Das ändert sich erst um die Jahrtausendwende, und insbesondere Anfang der 2000er Jahre mit dem Namen Bireli Lagrene. Wie kein zweiter steht dieser für die Abwendung vom Klischee des „freud- und leidvoll musizierenden Flitzefingers“, als der er durch die großen Bühnen und TV-Studios der 80er gereicht wurde. Zurück aus den USA, wo er sich unbehaftet aller Klischees einen Namen als moderner Jazzmusiker erspielt, kehrt er 2001 mit seinem Gypsy Project zurück und wird vor allem in Frankreich zur Leitfigur einer neuen, moderneren Gypsy Swing-Kultur, die sowohl musikalisch als auch sozial aufgeschlossener ist, als dies in der zweiten Hälfte des 20. Jahrhunderts möglich war. Zahlreiche Kooperationen mit Jazzgrößen der Zeit, neues Songbook mit Pop und aktuelleren Jazz-Standards, und eine vollends ausgelebte solistische Freiheit machen ihn zum wichtigsten musikalischen Referenzpunkt des Genres seit Django Reinhardt. Dieses erlebt in der Folge eine Renaissance in Europa: Neben Bireli Lagrene aus Frankreich und Stochelo Rosenberg aus Holland, die schnell europaweit von sich Reden machen, sind es mit etwas zeitlichen Abstand im deutschsprachigen Raum insbesondere Diknu Schneeberger, Joscho Stephan und die Django Deluxe-Crew um Giovanni Weiss, die für eine neue Aufgeschlossenheit und Zugewandtheit im Gypsy Swing stehen. Dieser erreicht dadurch neue und größer Publikumsmilieus einerseits, und auch inspiriert vor allem auch andere Musikermilieus zur Auseinandersetzung mit der Musik Django Reinhardts (das Internet als Verbreitungsmedium tut hier sicherlich sein Übriges). Viele „Hot Club“-Ensembles zieren heute die Programmhefte der Kulturbühnen der Bundesrepublik, von solidem Kleinkunstniveau bis hin zu hoch respektablen Ensembles. Auf der anderen Seite steht ein neues Virtuosentum, unprätentiös und mondän, wie u.a. Antoine Boyer und Adrien Moignard, das sich auf die Gypsy Swing Tradition beruft aber auch in ganz andere Gefilde vorstößt; auch der Geiger und Gitarrist Sandro Roy ist hier zu nennen . Doch auch viele Festivals, Konzertreihen und Tributes europa- und gar weltweit zeugen von einer späten, aber stabilen Arriviertheit des Gypsy Swing im kulturellen Mainstream.

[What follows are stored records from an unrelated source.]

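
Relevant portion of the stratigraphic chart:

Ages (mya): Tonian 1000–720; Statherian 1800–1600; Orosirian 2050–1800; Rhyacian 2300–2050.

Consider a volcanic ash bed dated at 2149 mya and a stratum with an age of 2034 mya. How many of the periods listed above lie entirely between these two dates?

0

Checking each listed span, none has both start < 2149 Ma and end > 2034 Ma — every period straddles one of the two dates or lies outside them — so the count is 0.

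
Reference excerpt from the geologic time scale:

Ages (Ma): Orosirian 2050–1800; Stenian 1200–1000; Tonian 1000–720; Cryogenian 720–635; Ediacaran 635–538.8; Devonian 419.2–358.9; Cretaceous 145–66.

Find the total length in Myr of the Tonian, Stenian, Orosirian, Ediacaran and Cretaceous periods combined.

Duration is start − end for each: (1000 − 720) + (1200 − 1000) + (2050 − 1800) + (635 − 538.8) + (145 − 66).
That is 280 + 200 + 250 + 96.2 + 79, which totals 905.2 million years.

905.2 million years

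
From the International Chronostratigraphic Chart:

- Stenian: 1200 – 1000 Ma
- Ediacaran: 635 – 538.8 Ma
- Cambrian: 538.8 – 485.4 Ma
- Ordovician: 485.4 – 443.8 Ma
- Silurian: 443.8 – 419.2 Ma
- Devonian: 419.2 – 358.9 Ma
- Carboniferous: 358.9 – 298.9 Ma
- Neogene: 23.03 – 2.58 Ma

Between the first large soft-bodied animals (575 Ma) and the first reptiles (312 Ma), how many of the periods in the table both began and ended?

4

575 Ma sits inside the Ediacaran (635–538.8) and 312 Ma inside the Carboniferous (358.9–298.9); neither of those is wholly between the two dates.
The listed periods lying completely between them are Cambrian, Ordovician, Silurian, Devonian — 4 in all.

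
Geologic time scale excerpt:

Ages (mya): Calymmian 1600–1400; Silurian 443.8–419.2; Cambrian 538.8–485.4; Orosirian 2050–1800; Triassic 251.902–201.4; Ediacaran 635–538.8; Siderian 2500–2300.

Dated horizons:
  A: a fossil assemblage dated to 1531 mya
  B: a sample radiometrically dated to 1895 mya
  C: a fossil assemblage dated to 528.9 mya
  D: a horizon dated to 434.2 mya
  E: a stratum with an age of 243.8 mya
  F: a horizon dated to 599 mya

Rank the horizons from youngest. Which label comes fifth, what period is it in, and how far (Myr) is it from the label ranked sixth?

Sorted youngest-first by Ma: E (243.8), D (434.2), C (528.9), F (599), A (1531), B (1895).
The fifth youngest is A at 1531 Ma, which lies in 1600–1400 Ma: the Calymmian.
The sixth youngest is B at 1895 Ma; separation = |1531 − 1895| = 364 Myr.

A, in the Calymmian; 364 million years to B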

Es kann sich heute lohnen, von Gypsy Jazz zu sprechen, wenn man damit den Prozess in den Vordergrund stellen möchte, in dem sich dieser Musikstil von vielen folkloristischen Einlassungen der Nachkriegszeit emanzipiert hat, und in der Folge neu auf diese zugehen kann: Die Kompositionen des Swing Tzigane aus Frankreich, genauso wie die großen deutschen Sinti-Komponisten, stoßen gerade bei jungen Spielern des Genres wieder auf großes Interesse. Die Musik Django Reinhardts steht allemal Pate für diese Entwicklung; jene musikalische Ausdrucksform mithin, die im Pariser Spätsommer 1934 erstmals auf Band festgehalten wurde und die 90 Jahre später zu einem genuin europäischen, schicht- und länderübergreifend geteilten Erbe geworden ist; eine Erbe, das wir mit Stolz und Respekt auch hier bei uns in München antreten.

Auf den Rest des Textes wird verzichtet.